Majority Element II

MediumArrays

Find all elements appearing more than n/3 times.

Constraints

1 <= n <= 5*10^4
-10^9 <= nums[i] <= 10^9

Boyer-Moore with two candidates

Time O(n)Space O(1)

At most two values can exceed n/3. Track two candidates with two counters. Each element either matches a candidate (increment its counter), seeds an empty candidate, or cancels one from each counter. A second pass verifies the surviving candidates actually exceed n/3.

Key terms

Boyer-Moore voting:: A counting/cancelling technique that finds frequent elements in O(1) space.
verification pass:: A second scan to confirm each candidate truly meets the frequency threshold.

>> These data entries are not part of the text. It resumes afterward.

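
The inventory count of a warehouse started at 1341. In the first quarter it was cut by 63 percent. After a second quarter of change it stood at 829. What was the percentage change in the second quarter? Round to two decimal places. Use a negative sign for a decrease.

67.08%

After the first quarter: 1341 × 0.37 = 496.17.
Second-quarter multiplier: 829 ÷ 496.17 ≈ 1.670798.
That is a change of 67.08%.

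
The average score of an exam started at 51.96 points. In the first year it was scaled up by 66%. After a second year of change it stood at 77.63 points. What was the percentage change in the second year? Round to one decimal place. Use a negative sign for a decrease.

After the first year: 51.96 × 1.66 = 86.2536.
Second-year multiplier: 77.63 ÷ 86.2536 ≈ 0.90002.
That is a change of -10.0%.

-10.0%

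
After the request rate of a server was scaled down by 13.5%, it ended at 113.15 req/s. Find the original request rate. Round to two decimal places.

The overall multiplier applied was 0.865.
So the original request rate was 113.15 ÷ 0.865 ≈ 130.81 req/s.

130.81 req/s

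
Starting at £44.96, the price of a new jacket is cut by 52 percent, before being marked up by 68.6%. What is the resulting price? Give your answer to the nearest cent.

£36.39

After the 52% decrease: £44.96 × 0.48 = £21.5808.
Apply the 68.6% increase: £21.5808 × 1.686 = £36.3852288 ≈ £36.39.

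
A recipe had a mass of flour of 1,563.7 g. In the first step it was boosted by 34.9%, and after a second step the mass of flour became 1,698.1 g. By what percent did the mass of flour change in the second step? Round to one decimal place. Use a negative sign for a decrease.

After the first step: 1,563.7 × 1.349 = 2109.4313.
Second-step multiplier: 1,698.1 ÷ 2109.4313 ≈ 0.805.
That is a change of -19.5%.

-19.5%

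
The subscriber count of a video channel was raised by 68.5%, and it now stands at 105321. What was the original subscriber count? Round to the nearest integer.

The overall multiplier applied was 1.685.
So the original subscriber count was 105321 ÷ 1.685 ≈ 62505.

62505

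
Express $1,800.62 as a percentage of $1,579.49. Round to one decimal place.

$1,800.62 ÷ $1,579.49 ≈ 114.0%.

114.0%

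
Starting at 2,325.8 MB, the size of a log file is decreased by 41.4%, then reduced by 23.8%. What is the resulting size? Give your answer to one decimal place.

41.4% decrease: 2,325.8 × 0.586 = 1362.9188.
23.8% decrease: 1362.9188 × 0.762 = 1038.5441256 ≈ 1,038.5.

1,038.5 MB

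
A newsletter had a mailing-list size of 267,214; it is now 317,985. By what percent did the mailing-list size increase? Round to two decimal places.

19.00%

Change: 317,985 − 267,214 = 50,771.
Relative to the original: 50,771 ÷ 267,214 ≈ 19.00%.
So the mailing-list size increased by 19.00%.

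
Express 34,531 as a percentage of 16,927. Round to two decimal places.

34,531 ÷ 16,927 ≈ 204.00%.

204.00%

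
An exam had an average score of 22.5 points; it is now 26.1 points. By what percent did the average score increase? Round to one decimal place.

16.0%

Change: 26.1 − 22.5 = 3.6.
Relative to the original: 3.6 ÷ 22.5 = 16.0%.
So the average score increased by 16.0%.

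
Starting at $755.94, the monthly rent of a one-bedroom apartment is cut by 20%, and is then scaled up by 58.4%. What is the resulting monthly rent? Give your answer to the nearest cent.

$957.93

After the 20% decrease: $755.94 × 0.8 = $604.752.
Apply the 58.4% increase: $604.752 × 1.584 = $957.927168 ≈ $957.93.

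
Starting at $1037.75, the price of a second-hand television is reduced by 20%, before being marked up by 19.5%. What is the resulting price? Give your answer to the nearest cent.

Apply the 20% decrease: $1037.75 × 0.8 = $830.2.
Apply the 19.5% increase: $830.2 × 1.195 = $992.089 ≈ $992.09.

$992.09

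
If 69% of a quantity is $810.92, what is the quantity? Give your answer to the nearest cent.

$1,175.25

$810.92 ÷ 0.69 ≈ $1,175.25.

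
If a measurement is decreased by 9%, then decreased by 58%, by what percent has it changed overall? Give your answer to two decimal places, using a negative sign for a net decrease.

-61.78%

A 9% decrease multiplies by 0.91.
Then a 58% decrease: 0.91 × 0.42 = 0.3822.
Overall factor 0.3822, i.e. -61.78%.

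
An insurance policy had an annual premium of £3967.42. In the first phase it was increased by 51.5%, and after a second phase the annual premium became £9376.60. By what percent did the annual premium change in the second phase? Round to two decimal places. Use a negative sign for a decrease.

56.00%

After the first phase: £3967.42 × 1.515 = £6010.6413.
Second-phase multiplier: £9376.60 ÷ £6010.6413 ≈ 1.56.
That is a change of 56.00%.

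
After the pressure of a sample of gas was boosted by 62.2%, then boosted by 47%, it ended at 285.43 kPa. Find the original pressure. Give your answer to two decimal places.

The overall multiplier applied was 1.622 × 1.47 = 2.38434.
So the original pressure was 285.43 ÷ 2.38434 ≈ 119.71 kPa.

119.71 kPa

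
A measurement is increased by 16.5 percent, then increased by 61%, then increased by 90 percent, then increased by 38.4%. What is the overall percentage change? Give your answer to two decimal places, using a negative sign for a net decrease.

A 16.5% increase multiplies by 1.165.
Then a 61% increase: 1.165 × 1.61 = 1.87565.
Then a 90% increase: 1.87565 × 1.9 = 3.563735.
Then a 38.4% increase: 3.563735 × 1.384 = 4.93220924.
Overall factor 4.93220924, i.e. 393.22%.

393.22%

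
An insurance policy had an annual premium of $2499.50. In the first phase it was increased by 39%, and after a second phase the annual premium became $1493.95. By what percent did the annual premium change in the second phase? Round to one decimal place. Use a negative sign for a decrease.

-57.0%

After the first phase: $2499.50 × 1.39 = $3474.305.
Second-phase multiplier: $1493.95 ÷ $3474.305 ≈ 0.43.
That is a change of -57.0%.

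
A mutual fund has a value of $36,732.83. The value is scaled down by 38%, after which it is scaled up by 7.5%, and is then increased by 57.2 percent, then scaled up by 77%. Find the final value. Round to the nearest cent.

Apply the 38% decrease: $36,732.83 × 0.62 = $22774.3546.
7.5% increase: $22774.3546 × 1.075 = $24482.431195.
57.2% increase: $24482.431195 × 1.572 = $38486.38183854.
After the 77% increase: $38486.38183854 × 1.77 = $68120.8958542158 ≈ $68,120.90.

$68,120.90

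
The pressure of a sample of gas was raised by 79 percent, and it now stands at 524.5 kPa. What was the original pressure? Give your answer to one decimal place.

The overall multiplier applied was 1.79.
So the original pressure was 524.5 ÷ 1.79 ≈ 293.0 kPa.

293.0 kPa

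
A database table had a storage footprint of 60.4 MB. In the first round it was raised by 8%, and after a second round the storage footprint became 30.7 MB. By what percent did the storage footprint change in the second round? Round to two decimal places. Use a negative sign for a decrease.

-52.94%

After the first round: 60.4 × 1.08 = 65.232.
Second-round multiplier: 30.7 ÷ 65.232 ≈ 0.470628.
That is a change of -52.94%.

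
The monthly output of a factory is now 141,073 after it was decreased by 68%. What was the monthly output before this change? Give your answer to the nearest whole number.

The overall multiplier applied was 0.32.
So the original monthly output was 141,073 ÷ 0.32 ≈ 440,853.

440,853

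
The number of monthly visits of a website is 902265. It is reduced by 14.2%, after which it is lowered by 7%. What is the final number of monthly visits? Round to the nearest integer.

Apply the 14.2% decrease: 902265 × 0.858 = 774143.37.
After the 7% decrease: 774143.37 × 0.93 = 719953.3341 ≈ 719953.

719953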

// pass 1: find up to two candidates with Boyer-Moore
// pass 2: count occurrences and keep those > n/3
if (c1 > n / 3) res.push_back((int)cand1);
if (c2 > n / 3) res.push_back((int)cand2);

Step by step

Maintain two (candidate, count) pairs. For each value, increment if it matches a candidate.
Otherwise, if a counter is zero adopt the value as that candidate; else decrement both counters.
After the pass, count true occurrences of each candidate.
Output those whose count exceeds n/3, sorted.